4. The Act usurps the states' rightful authority over medical practice. By imposing a federal mandate, this Act contravenes the principle of federalism, a basic tenet of American law and democracy. Traditionally, the regulation of medical practice should be left to the states and their medical boards, not to the federal government and its law enforcement agencies. Indeed, the preamble to the Medicare law expressly prohibits any federal "supervision or control over the practice of medicine or the manner in which medical services are provided." Similarly, the Controlled Substances Act, which this Act would amend, generally requires the Attorney General to grant physicians the authority to prescribe controlled substances "if the applicant is authorized to dispense . . . controlled substances under the laws of the State in which he practices." Rather than defer to state law in the regulation of medical practice, this Act specifically directs that state law be ignored.

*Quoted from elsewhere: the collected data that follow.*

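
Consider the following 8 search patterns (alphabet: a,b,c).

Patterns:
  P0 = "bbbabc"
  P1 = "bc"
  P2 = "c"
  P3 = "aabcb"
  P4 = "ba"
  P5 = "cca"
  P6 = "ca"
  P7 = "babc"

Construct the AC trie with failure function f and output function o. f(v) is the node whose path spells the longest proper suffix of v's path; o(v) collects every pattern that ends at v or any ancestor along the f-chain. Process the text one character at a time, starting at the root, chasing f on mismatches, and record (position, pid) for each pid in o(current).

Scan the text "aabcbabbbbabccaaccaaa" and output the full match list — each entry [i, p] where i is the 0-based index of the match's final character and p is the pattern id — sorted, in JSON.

Build automaton:
Trie (insert patterns):
  n0 'ε': a→9 b→1 c→8
  n1 'b': a→14 b→2 c→7
  n2 'bb': b→3
  n3 'bbb': a→4
  n4 'bbba': b→5
  n5 'bbbab': c→6
  n6 'bbbabc': ·  [P0 ends]
  n7 'bc': ·  [P1 ends]
  n8 'c': a→17 c→15  [P2 ends]
  n9 'a': a→10
  n10 'aa': b→11
  n11 'aab': c→12
  n12 'aabc': b→13
  n13 'aabcb': ·  [P3 ends]
  n14 'ba': b→18  [P4 ends]
  n15 'cc': a→16
  n16 'cca': ·  [P5 ends]
  n17 'ca': ·  [P6 ends]
  n18 'bab': c→19
  n19 'babc': ·  [P7 ends]

Failure links (BFS by depth):
  n1('b'): parent n0 fail=0; on 'b' 0 → fail=0;  out ∅∪∅=∅
  n8('c'): parent n0 fail=0; on 'c' 0 → fail=0;  out {2}∪∅={2}
  n9('a'): parent n0 fail=0; on 'a' 0 → fail=0;  out ∅∪∅=∅
  n2('bb'): parent n1 fail=0; on 'b' 0 → fail=1;  out ∅∪∅=∅
  n7('bc'): parent n1 fail=0; on 'c' 0 → fail=8;  out {1}∪{2}={1,2}
  n10('aa'): parent n9 fail=0; on 'a' 0 → fail=9;  out ∅∪∅=∅
  n14('ba'): parent n1 fail=0; on 'a' 0 → fail=9;  out {4}∪∅={4}
  n15('cc'): parent n8 fail=0; on 'c' 0 → fail=8;  out ∅∪{2}={2}
  n17('ca'): parent n8 fail=0; on 'a' 0 → fail=9;  out {6}∪∅={6}
  n3('bbb'): parent n2 fail=1; on 'b' 1 → fail=2;  out ∅∪∅=∅
  n11('aab'): parent n10 fail=9; on 'b' 9→0 → fail=1;  out ∅∪∅=∅
  n16('cca'): parent n15 fail=8; on 'a' 8 → fail=17;  out {5}∪{6}={5,6}
  n18('bab'): parent n14 fail=9; on 'b' 9→0 → fail=1;  out ∅∪∅=∅
  n4('bbba'): parent n3 fail=2; on 'a' 2→1 → fail=14;  out ∅∪{4}={4}
  n12('aabc'): parent n11 fail=1; on 'c' 1 → fail=7;  out ∅∪{1,2}={1,2}
  n19('babc'): parent n18 fail=1; on 'c' 1 → fail=7;  out {7}∪{1,2}={1,2,7}
  n5('bbbab'): parent n4 fail=14; on 'b' 14 → fail=18;  out ∅∪∅=∅
  n13('aabcb'): parent n12 fail=7; on 'b' 7→8→0 → fail=1;  out {3}∪∅={3}
  n6('bbbabc'): parent n5 fail=18; on 'c' 18 → fail=19;  out {0}∪{1,2,7}={0,1,2,7}

Text stream:
[0] read 'a'  n0⇒n9
[1] read 'a'  n9⇒n10
[2] read 'b'  n10⇒n11
[3] read 'c'  n11⇒n12  → match P1@[2:3],P2@[3:3]
[4] read 'b'  n12⇒n13  → match P3@[0:4]
[5] read 'a'  n13⇒n14 ·f  → match P4@[4:5]
[6] read 'b'  n14⇒n18
[7] read 'b'  n18⇒n2 ·f
[8] read 'b'  n2⇒n3
[9] read 'b'  n3⇒n3 ·f
[10] read 'a'  n3⇒n4  → match P4@[9:10]
[11] read 'b'  n4⇒n5
[12] read 'c'  n5⇒n6  → match P0@[7:12],P1@[11:12],P2@[12:12],P7@[9:12]
[13] read 'c'  n6⇒n15 ·f  → match P2@[13:13]
[14] read 'a'  n15⇒n16  → match P5@[12:14],P6@[13:14]
[15] read 'a'  n16⇒n10 ·f
[16] read 'c'  n10⇒n8 ·f  → match P2@[16:16]
[17] read 'c'  n8⇒n15  → match P2@[17:17]
[18] read 'a'  n15⇒n16  → match P5@[16:18],P6@[17:18]
[19] read 'a'  n16⇒n10 ·f
[20] read 'a'  n10⇒n10 ·f

All matches (sorted): [[3,1],[3,2],[4,3],[5,4],[10,4],[12,0],[12,1],[12,2],[12,7],[13,2],[14,5],[14,6],[16,2],[17,2],[18,5],[18,6]]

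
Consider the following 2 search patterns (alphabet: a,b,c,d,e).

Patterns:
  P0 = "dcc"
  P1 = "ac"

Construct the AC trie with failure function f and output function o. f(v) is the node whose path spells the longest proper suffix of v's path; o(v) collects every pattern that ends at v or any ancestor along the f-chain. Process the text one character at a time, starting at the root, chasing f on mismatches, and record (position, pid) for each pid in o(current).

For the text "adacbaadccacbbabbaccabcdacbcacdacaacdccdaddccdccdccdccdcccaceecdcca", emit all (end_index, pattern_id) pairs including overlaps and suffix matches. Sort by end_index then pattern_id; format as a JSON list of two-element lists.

Construct AC machine:
Trie (insert patterns):
  n0 'ε': a→4 d→1
  n1 'd': c→2
  n2 'dc': c→3
  n3 'dcc': ·  ←P0
  n4 'a': c→5
  n5 'ac': ·  ←P1

Failure links (BFS by depth):
  fail(1) 'd': from fail(0)=0 chase 'd': 0 ⇒ 0;  out=∅∪out(0)=∅
  fail(4) 'a': from fail(0)=0 chase 'a': 0 ⇒ 0;  out=∅∪out(0)=∅
  fail(2) 'dc': from fail(1)=0 chase 'c': 0 ⇒ 0;  out=∅∪out(0)=∅
  fail(5) 'ac': from fail(4)=0 chase 'c': 0 ⇒ 0;  out={1}∪out(0)={1}
  fail(3) 'dcc': from fail(2)=0 chase 'c': 0 ⇒ 0;  out={0}∪out(0)={0}

Scan:
pos 0 'a': at 4
pos 1 'd': at 1 (via fail)
pos 2 'a': at 4 (via fail)
pos 3 'c': at 5  → match P1@[2:3]
pos 4 'b': at 0 (via fail)
pos 5 'a': at 4
pos 6 'a': at 4 (via fail)
pos 7 'd': at 1 (via fail)
pos 8 'c': at 2
pos 9 'c': at 3  → match P0@[7:9]
pos 10 'a': at 4 (via fail)
pos 11 'c': at 5  → match P1@[10:11]
pos 12 'b': at 0 (via fail)
pos 13 'b': at 0
pos 14 'a': at 4
pos 15 'b': at 0 (via fail)
pos 16 'b': at 0
pos 17 'a': at 4
pos 18 'c': at 5  → match P1@[17:18]
pos 19 'c': at 0 (via fail)
pos 20 'a': at 4
pos 21 'b': at 0 (via fail)
pos 22 'c': at 0
pos 23 'd': at 1
pos 24 'a': at 4 (via fail)
pos 25 'c': at 5  → match P1@[24:25]
pos 26 'b': at 0 (via fail)
pos 27 'c': at 0
pos 28 'a': at 4
pos 29 'c': at 5  → match P1@[28:29]
pos 30 'd': at 1 (via fail)
pos 31 'a': at 4 (via fail)
pos 32 'c': at 5  → match P1@[31:32]
pos 33 'a': at 4 (via fail)
pos 34 'a': at 4 (via fail)
pos 35 'c': at 5  → match P1@[34:35]
pos 36 'd': at 1 (via fail)
pos 37 'c': at 2
pos 38 'c': at 3  → match P0@[36:38]
pos 39 'd': at 1 (via fail)
pos 40 'a': at 4 (via fail)
pos 41 'd': at 1 (via fail)
pos 42 'd': at 1 (via fail)
pos 43 'c': at 2
pos 44 'c': at 3  → match P0@[42:44]
pos 45 'd': at 1 (via fail)
pos 46 'c': at 2
pos 47 'c': at 3  → match P0@[45:47]
pos 48 'd': at 1 (via fail)
pos 49 'c': at 2
pos 50 'c': at 3  → match P0@[48:50]
pos 51 'd': at 1 (via fail)
pos 52 'c': at 2
pos 53 'c': at 3  → match P0@[51:53]
pos 54 'd': at 1 (via fail)
pos 55 'c': at 2
pos 56 'c': at 3  → match P0@[54:56]
pos 57 'c': at 0 (via fail)
pos 58 'a': at 4
pos 59 'c': at 5  → match P1@[58:59]
pos 60 'e': at 0 (via fail)
pos 61 'e': at 0
pos 62 'c': at 0
pos 63 'd': at 1
pos 64 'c': at 2
pos 65 'c': at 3  → match P0@[63:65]
pos 66 'a': at 4 (via fail)

Matches: [[3,1],[9,0],[11,1],[18,1],[25,1],[29,1],[32,1],[35,1],[38,0],[44,0],[47,0],[50,0],[53,0],[56,0],[59,1],[65,0]]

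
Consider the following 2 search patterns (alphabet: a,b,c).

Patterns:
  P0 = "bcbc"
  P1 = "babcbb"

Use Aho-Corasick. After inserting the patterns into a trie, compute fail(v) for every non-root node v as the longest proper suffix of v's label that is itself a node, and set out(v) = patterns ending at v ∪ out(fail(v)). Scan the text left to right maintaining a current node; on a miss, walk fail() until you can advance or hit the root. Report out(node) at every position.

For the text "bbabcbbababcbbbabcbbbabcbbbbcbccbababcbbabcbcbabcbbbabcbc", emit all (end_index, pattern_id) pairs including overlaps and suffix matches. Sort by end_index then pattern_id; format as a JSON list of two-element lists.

Construct AC machine:
Trie (insert patterns):
  0='ε' goto b→1
  1='b' goto a→5 c→2
  2='bc' goto b→3
  3='bcb' goto c→4
  4='bcbc' goto ·  ←P0
  5='ba' goto b→6
  6='bab' goto c→7
  7='babc' goto b→8
  8='babcb' goto b→9
  9='babcbb' goto ·  ←P1

BFS fail/out derivation:
  n1('b'): parent n0 fail=0; on 'b' 0 → fail=0;  out ∅∪∅=∅
  n2('bc'): parent n1 fail=0; on 'c' 0 → fail=0;  out ∅∪∅=∅
  n5('ba'): parent n1 fail=0; on 'a' 0 → fail=0;  out ∅∪∅=∅
  n3('bcb'): parent n2 fail=0; on 'b' 0 → fail=1;  out ∅∪∅=∅
  n6('bab'): parent n5 fail=0; on 'b' 0 → fail=1;  out ∅∪∅=∅
  n4('bcbc'): parent n3 fail=1; on 'c' 1 → fail=2;  out {0}∪∅={0}
  n7('babc'): parent n6 fail=1; on 'c' 1 → fail=2;  out ∅∪∅=∅
  n8('babcb'): parent n7 fail=2; on 'b' 2 → fail=3;  out ∅∪∅=∅
  n9('babcbb'): parent n8 fail=3; on 'b' 3→1→0 → fail=1;  out {1}∪∅={1}

Run:
i=0 'b': node 0→1
i=1 'b': node 1→1 ·f
i=2 'a': node 1→5
i=3 'b': node 5→6
i=4 'c': node 6→7
i=5 'b': node 7→8
i=6 'b': node 8→9  emit P1@[1:6]
i=7 'a': node 9→5 ·f
i=8 'b': node 5→6
i=9 'a': node 6→5 ·f
i=10 'b': node 5→6
i=11 'c': node 6→7
i=12 'b': node 7→8
i=13 'b': node 8→9  emit P1@[8:13]
i=14 'b': node 9→1 ·f
i=15 'a': node 1→5
i=16 'b': node 5→6
i=17 'c': node 6→7
i=18 'b': node 7→8
i=19 'b': node 8→9  emit P1@[14:19]
i=20 'b': node 9→1 ·f
i=21 'a': node 1→5
i=22 'b': node 5→6
i=23 'c': node 6→7
i=24 'b': node 7→8
i=25 'b': node 8→9  emit P1@[20:25]
i=26 'b': node 9→1 ·f
i=27 'b': node 1→1 ·f
i=28 'c': node 1→2
i=29 'b': node 2→3
i=30 'c': node 3→4  emit P0@[27:30]
i=31 'c': node 4→0 ·f
i=32 'b': node 0→1
i=33 'a': node 1→5
i=34 'b': node 5→6
i=35 'a': node 6→5 ·f
i=36 'b': node 5→6
i=37 'c': node 6→7
i=38 'b': node 7→8
i=39 'b': node 8→9  emit P1@[34:39]
i=40 'a': node 9→5 ·f
i=41 'b': node 5→6
i=42 'c': node 6→7
i=43 'b': node 7→8
i=44 'c': node 8→4 ·f  emit P0@[41:44]
i=45 'b': node 4→3 ·f
i=46 'a': node 3→5 ·f
i=47 'b': node 5→6
i=48 'c': node 6→7
i=49 'b': node 7→8
i=50 'b': node 8→9  emit P1@[45:50]
i=51 'b': node 9→1 ·f
i=52 'a': node 1→5
i=53 'b': node 5→6
i=54 'c': node 6→7
i=55 'b': node 7→8
i=56 'c': node 8→4 ·f  emit P0@[53:56]

Result: [[6,1],[13,1],[19,1],[25,1],[30,0],[39,1],[44,0],[50,1],[56,0]]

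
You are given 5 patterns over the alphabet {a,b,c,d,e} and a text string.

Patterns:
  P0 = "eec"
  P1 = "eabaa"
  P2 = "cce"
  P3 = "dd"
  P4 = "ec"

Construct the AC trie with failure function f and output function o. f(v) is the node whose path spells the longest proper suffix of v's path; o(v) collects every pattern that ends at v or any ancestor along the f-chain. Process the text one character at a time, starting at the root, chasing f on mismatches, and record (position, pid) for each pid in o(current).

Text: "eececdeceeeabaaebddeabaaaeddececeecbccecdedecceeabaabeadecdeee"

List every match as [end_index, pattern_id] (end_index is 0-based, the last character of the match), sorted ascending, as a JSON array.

Build:
Trie (insert patterns):
  n0 'ε': c→8 d→11 e→1
  n1 'e': a→4 c→13 e→2
  n2 'ee': c→3
  n3 'eec': ·  ←P0
  n4 'ea': b→5
  n5 'eab': a→6
  n6 'eaba': a→7
  n7 'eabaa': ·  ←P1
  n8 'c': c→9
  n9 'cc': e→10
  n10 'cce': ·  ←P2
  n11 'd': d→12
  n12 'dd': ·  ←P3
  n13 'ec': ·  ←P4

BFS fail/out derivation:
  n1('e'): parent n0 fail=0; on 'e' 0 → fail=0;  out ∅∪∅=∅
  n8('c'): parent n0 fail=0; on 'c' 0 → fail=0;  out ∅∪∅=∅
  n11('d'): parent n0 fail=0; on 'd' 0 → fail=0;  out ∅∪∅=∅
  n2('ee'): parent n1 fail=0; on 'e' 0 → fail=1;  out ∅∪∅=∅
  n4('ea'): parent n1 fail=0; on 'a' 0 → fail=0;  out ∅∪∅=∅
  n9('cc'): parent n8 fail=0; on 'c' 0 → fail=8;  out ∅∪∅=∅
  n12('dd'): parent n11 fail=0; on 'd' 0 → fail=11;  out {3}∪∅={3}
  n13('ec'): parent n1 fail=0; on 'c' 0 → fail=8;  out {4}∪∅={4}
  n3('eec'): parent n2 fail=1; on 'c' 1 → fail=13;  out {0}∪{4}={0,4}
  n5('eab'): parent n4 fail=0; on 'b' 0 → fail=0;  out ∅∪∅=∅
  n10('cce'): parent n9 fail=8; on 'e' 8→0 → fail=1;  out {2}∪∅={2}
  n6('eaba'): parent n5 fail=0; on 'a' 0 → fail=0;  out ∅∪∅=∅
  n7('eabaa'): parent n6 fail=0; on 'a' 0 → fail=0;  out {1}∪∅={1}

Scan:
pos 0 'e': at 1
pos 1 'e': at 2
pos 2 'c': at 3  emit P0@[0:2],P4@[1:2]
pos 3 'e': at 1 (fail-walked)
pos 4 'c': at 13  emit P4@[3:4]
pos 5 'd': at 11 (fail-walked)
pos 6 'e': at 1 (fail-walked)
pos 7 'c': at 13  emit P4@[6:7]
pos 8 'e': at 1 (fail-walked)
pos 9 'e': at 2
pos 10 'e': at 2 (fail-walked)
pos 11 'a': at 4 (fail-walked)
pos 12 'b': at 5
pos 13 'a': at 6
pos 14 'a': at 7  emit P1@[10:14]
pos 15 'e': at 1 (fail-walked)
pos 16 'b': at 0 (fail-walked)
pos 17 'd': at 11
pos 18 'd': at 12  emit P3@[17:18]
pos 19 'e': at 1 (fail-walked)
pos 20 'a': at 4
pos 21 'b': at 5
pos 22 'a': at 6
pos 23 'a': at 7  emit P1@[19:23]
pos 24 'a': at 0 (fail-walked)
pos 25 'e': at 1
pos 26 'd': at 11 (fail-walked)
pos 27 'd': at 12  emit P3@[26:27]
pos 28 'e': at 1 (fail-walked)
pos 29 'c': at 13  emit P4@[28:29]
pos 30 'e': at 1 (fail-walked)
pos 31 'c': at 13  emit P4@[30:31]
pos 32 'e': at 1 (fail-walked)
pos 33 'e': at 2
pos 34 'c': at 3  emit P0@[32:34],P4@[33:34]
pos 35 'b': at 0 (fail-walked)
pos 36 'c': at 8
pos 37 'c': at 9
pos 38 'e': at 10  emit P2@[36:38]
pos 39 'c': at 13 (fail-walked)  emit P4@[38:39]
pos 40 'd': at 11 (fail-walked)
pos 41 'e': at 1 (fail-walked)
pos 42 'd': at 11 (fail-walked)
pos 43 'e': at 1 (fail-walked)
pos 44 'c': at 13  emit P4@[43:44]
pos 45 'c': at 9 (fail-walked)
pos 46 'e': at 10  emit P2@[44:46]
pos 47 'e': at 2 (fail-walked)
pos 48 'a': at 4 (fail-walked)
pos 49 'b': at 5
pos 50 'a': at 6
pos 51 'a': at 7  emit P1@[47:51]
pos 52 'b': at 0 (fail-walked)
pos 53 'e': at 1
pos 54 'a': at 4
pos 55 'd': at 11 (fail-walked)
pos 56 'e': at 1 (fail-walked)
pos 57 'c': at 13  emit P4@[56:57]
pos 58 'd': at 11 (fail-walked)
pos 59 'e': at 1 (fail-walked)
pos 60 'e': at 2
pos 61 'e': at 2 (fail-walked)

Matches: [[2,0],[2,4],[4,4],[7,4],[14,1],[18,3],[23,1],[27,3],[29,4],[31,4],[34,0],[34,4],[38,2],[39,4],[44,4],[46,2],[51,1],[57,4]]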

Section 101 directs the Attorney General to "give no force and effect to state law authorizing or permitting assisted suicide" in deciding whether to permit physicians to prescribe controlled substances. This departure from the structure of the Controlled Substances Act represents a serious invasion of states' rights.

5. The Act's good intentions can be better served through other, pending legislation. Whatever one's views on the role of assisted suicide in end-of-life care, we can all agree on the need for better palliative care. This Act is admirable for its efforts to enhance the quality of palliative care in this country. Nevertheless, those efforts are seriously compromised by the Act itself, in its provisions that will chill the provision of aggressive pain relief. Fortunately, there are other bills before Congress that incorporate the good parts of this Act without combining them with the counterproductive parts. Patients and physicians will be better served if Congress enacts one of these other bills, for example, "The Conquering Pain Act" or "The Compassionate Care Act."



Note: In response to the Committee's instructions to witnesses, I have not received any federal grant, contract or subcontract in the current or preceding two fiscal years. I am not representing any other party at this hearing.